We also examined whether liver fibrosis had a confounding effect on QUS or MRI-PDFF. We did not see that LS had a significant influence on either MRI-PDFF or other QUS parameters. LS was not significantly different between MRI-defined steatosis grades; also, MRI-PDFF, AC, and BSC-D did not differ between the fibrosis grades. Furthermore, LS was not a significant predictor of MRI-PDFF in a linear regression. AC has been extensively investigated as an imaging biomarker of hepatic steatosis in a multitude of publications [12,27]. A recent prospective study has reported that, in a cohort of 124 patients, a QUS-derived fat fraction was more accurate for diagnosing NAFLD-related hepatic steatosis than the controlled attenuation parameter (CAP) [23]. Another study, which used a 2D CNN to predict the fat fraction in 173 NAFLD patients, also found that the accuracy of the CNN model was superior to AC for the detection of steatosis [25]. Interestingly, among the least squares models built from our QUS data, the simple AC model had a slightly better mean coefficient of determination (adj.

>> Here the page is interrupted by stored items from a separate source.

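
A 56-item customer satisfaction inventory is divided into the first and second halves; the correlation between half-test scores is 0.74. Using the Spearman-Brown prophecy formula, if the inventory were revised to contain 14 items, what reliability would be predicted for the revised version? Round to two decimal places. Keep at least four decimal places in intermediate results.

Full-test reliability from the split-half r: r_full = 2(0.74)/(1 + 0.74) = 0.8506
Then adjust to 14 items: n = 14/56 = 0.2500
r_new = n·r_full / (1 + (n − 1)·r_full) = 0.2127 / 0.3620 ≈ 0.5876

0.59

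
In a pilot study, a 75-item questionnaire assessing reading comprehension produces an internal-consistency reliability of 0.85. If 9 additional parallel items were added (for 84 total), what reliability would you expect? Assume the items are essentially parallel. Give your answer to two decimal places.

0.86

n = 84/75 = 1.12
r_new = 1.12·0.85 / [1 + (1.12 − 1)·0.85]
r_new = 0.9520 / 1.1020 ≈ 0.8639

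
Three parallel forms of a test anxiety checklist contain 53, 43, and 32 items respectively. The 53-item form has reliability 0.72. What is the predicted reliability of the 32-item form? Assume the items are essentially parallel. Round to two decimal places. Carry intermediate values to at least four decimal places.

The 43-item form is not needed; work directly from the 53-item form with n = 32/53 = 0.6038.
r_{32} = n·r / (1 + (n − 1)·r) = 0.4347 / 0.7147 ≈ 0.6082

0.61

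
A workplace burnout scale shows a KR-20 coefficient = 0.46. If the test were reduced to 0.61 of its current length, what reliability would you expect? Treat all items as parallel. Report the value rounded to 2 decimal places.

0.34

r_new = 0.61·0.46 / [1 + (0.61 − 1)·0.46]
r_new = 0.2806 / 0.8206 ≈ 0.3419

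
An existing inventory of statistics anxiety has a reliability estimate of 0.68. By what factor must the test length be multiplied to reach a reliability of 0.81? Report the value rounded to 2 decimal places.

n = 0.81 × (1 − 0.68) / [ 0.68 × (1 − 0.81) ]
n = 0.2592 / 0.1292 ≈ 2.0062

2.01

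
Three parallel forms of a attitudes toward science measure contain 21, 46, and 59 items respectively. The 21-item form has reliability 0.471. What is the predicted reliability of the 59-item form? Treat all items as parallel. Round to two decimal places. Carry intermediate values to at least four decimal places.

Only the ratio of lengths matters: n = 59/21 = 2.8095
r_{59} = n·r / (1 + (n − 1)·r) = 1.3233 / 1.8523 ≈ 0.7144

0.71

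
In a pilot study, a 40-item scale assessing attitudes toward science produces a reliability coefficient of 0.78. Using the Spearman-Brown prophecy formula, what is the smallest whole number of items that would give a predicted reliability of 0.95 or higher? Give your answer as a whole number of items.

n = 0.95 × (1 − 0.78) / [ 0.78 × (1 − 0.95) ]
  = 0.2090 / 0.0390 = 5.3590
5.3590 × 40 = 214.36 → 215 items

215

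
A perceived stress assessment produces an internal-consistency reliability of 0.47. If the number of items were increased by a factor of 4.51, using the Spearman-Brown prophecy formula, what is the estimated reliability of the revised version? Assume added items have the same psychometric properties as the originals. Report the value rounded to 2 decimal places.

Spearman-Brown: r_new = n·r / (1 + (n − 1)·r)
r_new = (4.51 × 0.47) / (1 + (4.51 − 1) × 0.47)
     = 2.1197 / 2.6497 = 0.8000

0.80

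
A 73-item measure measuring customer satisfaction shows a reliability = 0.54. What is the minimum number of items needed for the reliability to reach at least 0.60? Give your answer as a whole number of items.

n = 0.60(1 − 0.54) / [0.54(1 − 0.60)]
n = 0.2760 / 0.2160 ≈ 1.2778
Items needed = n × 73 = 1.2778 × 73 ≈ 93.28 → round up to 94

94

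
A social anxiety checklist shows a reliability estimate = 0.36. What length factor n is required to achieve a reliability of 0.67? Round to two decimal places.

3.61

Invert Spearman-Brown to solve for n:
n = r*(1 − r) / [ r (1 − r*) ]
n = 0.67 × (1 − 0.36) / [ 0.36 × (1 − 0.67) ]
n = 0.4288 / 0.1188 ≈ 3.6094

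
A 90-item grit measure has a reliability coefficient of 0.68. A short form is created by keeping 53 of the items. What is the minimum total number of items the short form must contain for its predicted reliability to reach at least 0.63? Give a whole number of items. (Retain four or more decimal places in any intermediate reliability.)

73

Short-form reliability: n = 53/90 = 0.5889; r_53 = n·r/(1+(n−1)r) ≈ 0.5558
Length factor from the short form to reach 0.63: n' = 0.63(1 − 0.5558) / [0.5558(1 − 0.63)] ≈ 1.3608
Total items = 1.3608 × 53 = 72.12, rounded up to 73.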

R² = 0.498 vs. 0.446) and lower RMSE (6.42% vs. 7.35%) in the cross-validation than the combined model. The goodness-of-fit was also better with the AC model in the MAFLD group (adj. R² = 0.73 vs. 0.67). These results may imply that a solely AC-based model does not significantly underperform the combined model while being less susceptible to overfitting due to the higher number of trainable parameters; thus, it could be more generalized. Meanwhile, the addition of a second variable, such as BSC-D, to the model may improve the robustness of the prediction by compensating for the noise in the measurements. These questions should be further addressed in large-scale multi-center studies.

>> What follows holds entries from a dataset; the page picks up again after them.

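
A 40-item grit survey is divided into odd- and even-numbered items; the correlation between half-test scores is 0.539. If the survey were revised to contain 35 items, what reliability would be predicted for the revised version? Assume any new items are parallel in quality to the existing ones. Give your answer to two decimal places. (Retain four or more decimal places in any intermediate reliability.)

First correct the split-half correlation to full-test reliability: r_full = 2 × 0.539 / (1 + 0.539) ≈ 0.7005
Length factor from 40 to 35 items: n = 35/40 = 0.8750
r_new = n·r_full / (1 + (n − 1)·r_full) = 0.6129 / 0.9124 ≈ 0.6717

0.67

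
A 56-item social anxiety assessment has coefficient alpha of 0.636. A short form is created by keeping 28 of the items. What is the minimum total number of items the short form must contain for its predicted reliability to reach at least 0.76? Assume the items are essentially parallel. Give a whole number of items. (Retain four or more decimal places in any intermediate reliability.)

102

Short-form reliability: n = 28/56 = 0.5000; r_28 = n·r/(1+(n−1)r) ≈ 0.4663
Length factor from the short form to reach 0.76: n' = 0.76(1 − 0.4663) / [0.4663(1 − 0.76)] ≈ 3.6244
Total items = 3.6244 × 28 = 101.48, rounded up to 102.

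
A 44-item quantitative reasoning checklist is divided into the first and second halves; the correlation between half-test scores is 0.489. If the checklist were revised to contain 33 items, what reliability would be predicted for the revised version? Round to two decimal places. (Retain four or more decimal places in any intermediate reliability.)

0.59

Full-test reliability from the split-half r: r_full = 2(0.489)/(1 + 0.489) = 0.6568
Length factor from 44 to 33 items: n = 33/44 = 0.7500
r_new = n·r_full / (1 + (n − 1)·r_full) = 0.4926 / 0.8358 ≈ 0.5894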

Our study had several limitations. First, the data collection was retrospective, and relatively small patient cohorts with clinically suspected NAFLD (90 cases) and MAFLD (51 cases) were examined in a single center. Therefore, our results cannot be generalized to large patient populations. Second, there was a selection bias towards steatosis, as high-risk patients were preselected during clinical screening. Therefore, the percentage of negative cases in the NAFLD (21.2%) and MAFLD (54.9%) groups does not represent the general population. Third, AC and BSC-D were measured with the TAI and TSI applications, which might have slightly different technical specifications compared to similar QUS parameters available from different vendors.

5. Conclusions

With the recent advancements in image analysis, new algorithmic- and artificial intelligence-based methods have become available for the objective assessment of both diffuse and focal liver disease [28]. The prevalence of FLD is steadily increasing worldwide, which necessitates the introduction of new quantitative imaging techniques that can be used for an objective and early diagnosis of hepatic steatosis [1]. In this study, we have developed a new, easily interpretable biomarker, UEFF, for the quantification of steatosis based on QUS parameters. We have demonstrated that UEFF is capable of diagnosing NAFLD with an accuracy similar to MRI-PDFF. Moreover, the UEFF also showed a high degree of agreement with MRI-PDFF in patients with MAFLD. Thus, UEFF may be an ideal screening tool for FLD; however, it requires further validation in large-scale, multi-center studies.